Così, sempre organizzandosi attraverso chiacchiere informali fatte su altri sagrati e su chat virtuali, lunedì 21 giugno, con la fine del coprifuoco, la folla si è ripresa nuovamente il sagrato. Sul posto è cominciata un’assemblea spontanea di una settantina di persone, poi la musica di un gruppo di fiati ci ha accompagnato fino a tarda notte ed eravamo sempre di più. La polizia non si è vista. L’insubordinazione dei giovani e delle fiorentine, unita all’indignazione per lo scempio estetico fatto alla basilica posando quel cordolo, hanno coalizzato una grande fetta della popolazione contro la scelta di un’amministrazione che sta trasformando Firenze in una città transennata a misura di consumatore.

Tante persone si sono espresse, in strada, al bar, sui social, contro la chiusura della piazza. La Repubblica Firenze (miglior esempio di giornale di regime PD) ha chiesto ai propri lettori di esprimersi sulla questione, promettendo la pubblicazione delle risposte, ma non credo sia andata come speravano. L’elenco è una delle più chiare critiche al modello di monocoltura del turismo, da ogni prospettiva vengono lanciate accuse all’amministrazione, ritenuta incapace o colpevole nell’aver regalato la città agli interessi di pochi privati.

Le prime reazioni dell’amministrazione sono state scomposte: da un lato hanno proposto “un concorso di idee” per sostituire il cordolo, dall’altro hanno accusato la fazione contraria alla chiusura di non avere proposte alternative, quando queste sono state ribadite chiaramente fin dall’inizio: bagni pubblici gratuiti (al momento in città non ne esistono), promozione di eventi culturali in tutte le piazze, riapertura degli altri spazi “cancellati”, finanziamento ai luoghi di aggregazione liberi dal profitto (parliamo ovviamente di soluzioni temporanee che migliorerebbero la convivenza, il problema è di ben altra portata, in un centro storico in cui la concentrazione di esercizi di ristorazione è di 217 per km quadrato).

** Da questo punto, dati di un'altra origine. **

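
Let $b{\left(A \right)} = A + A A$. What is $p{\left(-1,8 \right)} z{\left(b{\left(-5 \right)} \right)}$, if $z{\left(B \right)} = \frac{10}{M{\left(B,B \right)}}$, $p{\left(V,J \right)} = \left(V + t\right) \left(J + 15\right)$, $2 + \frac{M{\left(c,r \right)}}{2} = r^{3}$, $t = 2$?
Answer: $\frac{115}{7998} \approx 0.014379$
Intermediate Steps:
$M{\left(c,r \right)} = -4 + 2 r^{3}$
$b{\left(A \right)} = A + A^{2}$
$p{\left(V,J \right)} = \left(2 + V\right) \left(15 + J\right)$ ($p{\left(V,J \right)} = \left(V + 2\right) \left(J + 15\right) = \left(2 + V\right) \left(15 + J\right)$)
$z{\left(B \right)} = \frac{10}{-4 + 2 B^{3}}$
$p{\left(-1,8 \right)} z{\left(b{\left(-5 \right)} \right)} = \left(30 + 2 \cdot 8 + 15 \left(-1\right) + 8 \left(-1\right)\right) \frac{5}{-2 + \left(- 5 \left(1 - 5\right)\right)^{3}} = \left(30 + 16 - 15 - 8\right) \frac{5}{-2 + \left(\left(-5\right) \left(-4\right)\right)^{3}} = 23 \frac{5}{-2 + 20^{3}} = 23 \frac{5}{-2 + 8000} = 23 \cdot \frac{5}{7998} = \frac{115}{7998}$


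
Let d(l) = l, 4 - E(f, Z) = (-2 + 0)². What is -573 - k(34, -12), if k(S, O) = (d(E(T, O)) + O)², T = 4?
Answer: -717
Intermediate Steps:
E(f, Z) = 0 (E(f, Z) = 4 - (-2 + 0)² = 4 - 1*(-2)² = 4 - 1*4 = 4 - 4 = 0)
k(S, O) = O² (k(S, O) = (0 + O)² = O²)
-573 - k(34, -12) = -573 - 1*(-12)² = -573 - 1*144 = -573 - 144 = -717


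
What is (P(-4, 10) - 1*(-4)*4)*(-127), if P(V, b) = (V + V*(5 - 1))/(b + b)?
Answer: -1905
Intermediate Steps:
P(V, b) = 5*V/(2*b) (P(V, b) = (V + V*4)/((2*b)) = (V + 4*V)*(1/(2*b)) = (5*V)*(1/(2*b)) = 5*V/(2*b))
(P(-4, 10) - 1*(-4)*4)*(-127) = ((5/2)*(-4)/10 - 1*(-4)*4)*(-127) = ((5/2)*(-4)*(⅒) + 4*4)*(-127) = (-1 + 16)*(-127) = 15*(-127) = -1905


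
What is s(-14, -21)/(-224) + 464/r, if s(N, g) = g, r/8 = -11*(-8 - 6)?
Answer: 1159/2464 ≈ 0.47037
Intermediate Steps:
r = 1232 (r = 8*(-11*(-8 - 6)) = 8*(-11*(-14)) = 8*154 = 1232)
s(-14, -21)/(-224) + 464/r = -21/(-224) + 464/1232 = -21*(-1/224) + 464*(1/1232) = 3/32 + 29/77 = 1159/2464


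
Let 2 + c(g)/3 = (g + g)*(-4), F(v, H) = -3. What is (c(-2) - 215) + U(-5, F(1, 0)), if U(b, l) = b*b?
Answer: -148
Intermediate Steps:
U(b, l) = b²
c(g) = -6 - 24*g (c(g) = -6 + 3*((g + g)*(-4)) = -6 + 3*((2*g)*(-4)) = -6 + 3*(-8*g) = -6 - 24*g)
(c(-2) - 215) + U(-5, F(1, 0)) = ((-6 - 24*(-2)) - 215) + (-5)² = ((-6 + 48) - 215) + 25 = (42 - 215) + 25 = -173 + 25 = -148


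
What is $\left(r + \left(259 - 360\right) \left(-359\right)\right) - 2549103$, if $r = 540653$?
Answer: $-1972191$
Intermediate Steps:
$\left(r + \left(259 - 360\right) \left(-359\right)\right) - 2549103 = \left(540653 + \left(259 - 360\right) \left(-359\right)\right) - 2549103 = \left(540653 - -36259\right) - 2549103 = \left(540653 + 36259\right) - 2549103 = 576912 - 2549103 = -1972191$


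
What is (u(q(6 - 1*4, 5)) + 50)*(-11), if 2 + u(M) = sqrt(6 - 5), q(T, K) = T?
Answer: -539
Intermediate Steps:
u(M) = -1 (u(M) = -2 + sqrt(6 - 5) = -2 + sqrt(1) = -2 + 1 = -1)
(u(q(6 - 1*4, 5)) + 50)*(-11) = (-1 + 50)*(-11) = 49*(-11) = -539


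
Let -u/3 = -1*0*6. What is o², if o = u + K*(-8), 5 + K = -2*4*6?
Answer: 179776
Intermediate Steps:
K = -53 (K = -5 - 2*4*6 = -5 - 8*6 = -5 - 48 = -53)
u = 0 (u = -3*(-1*0)*6 = -0*6 = -3*0 = 0)
o = 424 (o = 0 - 53*(-8) = 0 + 424 = 424)
o² = 424² = 179776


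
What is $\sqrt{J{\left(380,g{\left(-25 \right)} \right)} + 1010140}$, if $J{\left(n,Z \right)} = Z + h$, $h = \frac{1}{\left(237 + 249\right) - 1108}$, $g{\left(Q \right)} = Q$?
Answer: $\frac{\sqrt{390797331038}}{622} \approx 1005.0$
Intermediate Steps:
$h = - \frac{1}{622}$ ($h = \frac{1}{486 - 1108} = \frac{1}{-622} = - \frac{1}{622} \approx -0.0016077$)
$J{\left(n,Z \right)} = - \frac{1}{622} + Z$ ($J{\left(n,Z \right)} = Z - \frac{1}{622} = - \frac{1}{622} + Z$)
$\sqrt{J{\left(380,g{\left(-25 \right)} \right)} + 1010140} = \sqrt{\left(- \frac{1}{622} - 25\right) + 1010140} = \sqrt{- \frac{15551}{622} + 1010140} = \sqrt{\frac{628291529}{622}} = \frac{\sqrt{390797331038}}{622}$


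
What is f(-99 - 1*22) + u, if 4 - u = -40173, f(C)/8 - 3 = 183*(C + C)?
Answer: -314087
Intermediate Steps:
f(C) = 24 + 2928*C (f(C) = 24 + 8*(183*(C + C)) = 24 + 8*(183*(2*C)) = 24 + 8*(366*C) = 24 + 2928*C)
u = 40177 (u = 4 - 1*(-40173) = 4 + 40173 = 40177)
f(-99 - 1*22) + u = (24 + 2928*(-99 - 1*22)) + 40177 = (24 + 2928*(-99 - 22)) + 40177 = (24 + 2928*(-121)) + 40177 = (24 - 354288) + 40177 = -354264 + 40177 = -314087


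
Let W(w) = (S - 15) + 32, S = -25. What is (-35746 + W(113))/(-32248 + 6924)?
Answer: 17877/12662 ≈ 1.4119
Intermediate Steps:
W(w) = -8 (W(w) = (-25 - 15) + 32 = -40 + 32 = -8)
(-35746 + W(113))/(-32248 + 6924) = (-35746 - 8)/(-32248 + 6924) = -35754/(-25324) = -35754*(-1/25324) = 17877/12662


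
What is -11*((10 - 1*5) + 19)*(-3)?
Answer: 792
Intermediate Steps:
-11*((10 - 1*5) + 19)*(-3) = -11*((10 - 5) + 19)*(-3) = -11*(5 + 19)*(-3) = -11*24*(-3) = -264*(-3) = 792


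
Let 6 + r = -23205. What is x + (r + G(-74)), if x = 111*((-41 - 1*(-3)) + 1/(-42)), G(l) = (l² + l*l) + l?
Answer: -231751/14 ≈ -16554.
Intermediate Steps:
r = -23211 (r = -6 - 23205 = -23211)
G(l) = l + 2*l² (G(l) = (l² + l²) + l = 2*l² + l = l + 2*l²)
x = -59089/14 (x = 111*((-41 + 3) - 1/42) = 111*(-38 - 1/42) = 111*(-1597/42) = -59089/14 ≈ -4220.6)
x + (r + G(-74)) = -59089/14 + (-23211 - 74*(1 + 2*(-74))) = -59089/14 + (-23211 - 74*(1 - 148)) = -59089/14 + (-23211 - 74*(-147)) = -59089/14 + (-23211 + 10878) = -59089/14 - 12333 = -231751/14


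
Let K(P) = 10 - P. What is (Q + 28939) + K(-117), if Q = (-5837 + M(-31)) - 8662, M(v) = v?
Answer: 14536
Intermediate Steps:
Q = -14530 (Q = (-5837 - 31) - 8662 = -5868 - 8662 = -14530)
(Q + 28939) + K(-117) = (-14530 + 28939) + (10 - 1*(-117)) = 14409 + (10 + 117) = 14409 + 127 = 14536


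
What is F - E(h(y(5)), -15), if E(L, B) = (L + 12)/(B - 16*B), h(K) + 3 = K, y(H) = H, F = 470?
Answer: 105736/225 ≈ 469.94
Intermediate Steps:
h(K) = -3 + K
E(L, B) = -(12 + L)/(15*B) (E(L, B) = (12 + L)/((-15*B)) = (12 + L)*(-1/(15*B)) = -(12 + L)/(15*B))
F - E(h(y(5)), -15) = 470 - (-12 - (-3 + 5))/(15*(-15)) = 470 - (-1)*(-12 - 1*2)/(15*15) = 470 - (-1)*(-12 - 2)/(15*15) = 470 - (-1)*(-14)/(15*15) = 470 - 1*14/225 = 470 - 14/225 = 105736/225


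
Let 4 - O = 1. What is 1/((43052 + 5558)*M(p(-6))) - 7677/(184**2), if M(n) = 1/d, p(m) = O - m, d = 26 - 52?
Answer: -187029613/822870080 ≈ -0.22729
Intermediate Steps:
d = -26
O = 3 (O = 4 - 1*1 = 4 - 1 = 3)
p(m) = 3 - m
M(n) = -1/26 (M(n) = 1/(-26) = -1/26)
1/((43052 + 5558)*M(p(-6))) - 7677/(184**2) = 1/((43052 + 5558)*(-1/26)) - 7677/(184**2) = -26/48610 - 7677/33856 = (1/48610)*(-26) - 7677*1/33856 = -13/24305 - 7677/33856 = -187029613/822870080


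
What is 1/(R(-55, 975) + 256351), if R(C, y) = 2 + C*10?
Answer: 1/255803 ≈ 3.9093e-6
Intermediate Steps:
R(C, y) = 2 + 10*C
1/(R(-55, 975) + 256351) = 1/((2 + 10*(-55)) + 256351) = 1/((2 - 550) + 256351) = 1/(-548 + 256351) = 1/255803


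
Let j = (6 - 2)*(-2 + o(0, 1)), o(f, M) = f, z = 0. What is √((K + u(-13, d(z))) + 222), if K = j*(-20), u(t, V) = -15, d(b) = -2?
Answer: √367 ≈ 19.157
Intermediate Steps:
j = -8 (j = (6 - 2)*(-2 + 0) = 4*(-2) = -8)
K = 160 (K = -8*(-20) = 160)
√((K + u(-13, d(z))) + 222) = √((160 - 15) + 222) = √(145 + 222) = √367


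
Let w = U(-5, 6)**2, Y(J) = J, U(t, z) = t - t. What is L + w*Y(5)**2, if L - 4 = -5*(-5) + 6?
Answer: 35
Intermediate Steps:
U(t, z) = 0
L = 35 (L = 4 + (-5*(-5) + 6) = 4 + (25 + 6) = 4 + 31 = 35)
w = 0 (w = 0**2 = 0)
L + w*Y(5)**2 = 35 + 0*5**2 = 35 + 0*25 = 35 + 0 = 35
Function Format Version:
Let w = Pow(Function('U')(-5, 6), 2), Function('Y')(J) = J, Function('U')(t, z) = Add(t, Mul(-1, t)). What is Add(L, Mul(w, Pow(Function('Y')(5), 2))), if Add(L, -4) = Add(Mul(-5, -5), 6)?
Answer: 35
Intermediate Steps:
Function('U')(t, z) = 0
L = 35 (L = Add(4, Add(Mul(-5, -5), 6)) = Add(4, Add(25, 6)) = Add(4, 31) = 35)
w = 0 (w = Pow(0, 2) = 0)
Add(L, Mul(w, Pow(Function('Y')(5), 2))) = Add(35, Mul(0, Pow(5, 2))) = Add(35, Mul(0, 25)) = Add(35, 0) = 35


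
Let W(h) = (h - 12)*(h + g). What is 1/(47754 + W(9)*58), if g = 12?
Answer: 1/44100 ≈ 2.2676e-5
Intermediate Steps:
W(h) = (-12 + h)*(12 + h) (W(h) = (h - 12)*(h + 12) = (-12 + h)*(12 + h))
1/(47754 + W(9)*58) = 1/(47754 + (-144 + 9²)*58) = 1/(47754 + (-144 + 81)*58) = 1/(47754 - 63*58) = 1/(47754 - 3654) = 1/44100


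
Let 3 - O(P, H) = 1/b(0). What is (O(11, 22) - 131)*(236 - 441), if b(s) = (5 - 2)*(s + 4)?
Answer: 315085/12 ≈ 26257.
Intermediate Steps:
b(s) = 12 + 3*s (b(s) = 3*(4 + s) = 12 + 3*s)
O(P, H) = 35/12 (O(P, H) = 3 - 1/(12 + 3*0) = 3 - 1/(12 + 0) = 3 - 1/12 = 35/12)
(O(11, 22) - 131)*(236 - 441) = (35/12 - 131)*(236 - 441) = -1537/12*(-205) = 315085/12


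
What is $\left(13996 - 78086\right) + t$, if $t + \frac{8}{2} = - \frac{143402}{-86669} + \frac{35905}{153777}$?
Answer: $- \frac{854200363940623}{13327698813} \approx -64092.0$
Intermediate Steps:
$t = - \frac{28147015453}{13327698813}$ ($t = -4 + \left(- \frac{143402}{-86669} + \frac{35905}{153777}\right) = -4 + \left(\left(-143402\right) \left(- \frac{1}{86669}\right) + 35905 \cdot \frac{1}{153777}\right) = -4 + \left(\frac{143402}{86669} + \frac{35905}{153777}\right) = -4 + \frac{25163779799}{13327698813} = - \frac{28147015453}{13327698813} \approx -2.1119$)
$\left(13996 - 78086\right) + t = \left(13996 - 78086\right) - \frac{28147015453}{13327698813} = -64090 - \frac{28147015453}{13327698813} = - \frac{854200363940623}{13327698813}$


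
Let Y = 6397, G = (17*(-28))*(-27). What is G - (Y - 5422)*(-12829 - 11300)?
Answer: 23538627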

Così, incalzato da più parti, il Comune ha dovuto esprimersi più chiaramente. Prima di tutto, per ristabilire la propria autorità, ha esteso il divieto di stazionamento a un elenco di piazze e strade così lungo che non ho lo spazio per riportarlo, praticamente tutte le piazze del centro storico e le strade limitrofe sarebbero ora equivalenti a locali con consumazione obbligatoria. Poi, i bagni “pubblici” (in realtà la gestione è appaltata) in Santo Spirito saranno aperti e gratuiti dal giovedì al sabato dalle 21 alle 3. Sembra una conquista, eh? Peccato che in quegli orari in piazza non potrai andarci se non per recarti in un locale! Infine, anziché organizzare iniziative che potessero attrarre i giovani verso altri poli, il sindaco ha annunciato che in piazza Santo Spirito si terranno “l’Opera e il bridge”. Evidentemente, l’approccio coloniale di questa classe dirigente gli impedisce di fare altro che imporre a forza la propria cultura su tutte le altre. Il risultato sperato sarebbe evidentemente quello di sostituire il pubblico “indecoroso” con uno più “colto”, che apprezzi questo tipo di iniziative.

Non ci resta che stare a vedere quale sarà la reazione di questa generazione a cui vogliono ancora togliere spazi, dopo che gli hanno già rubato il futuro.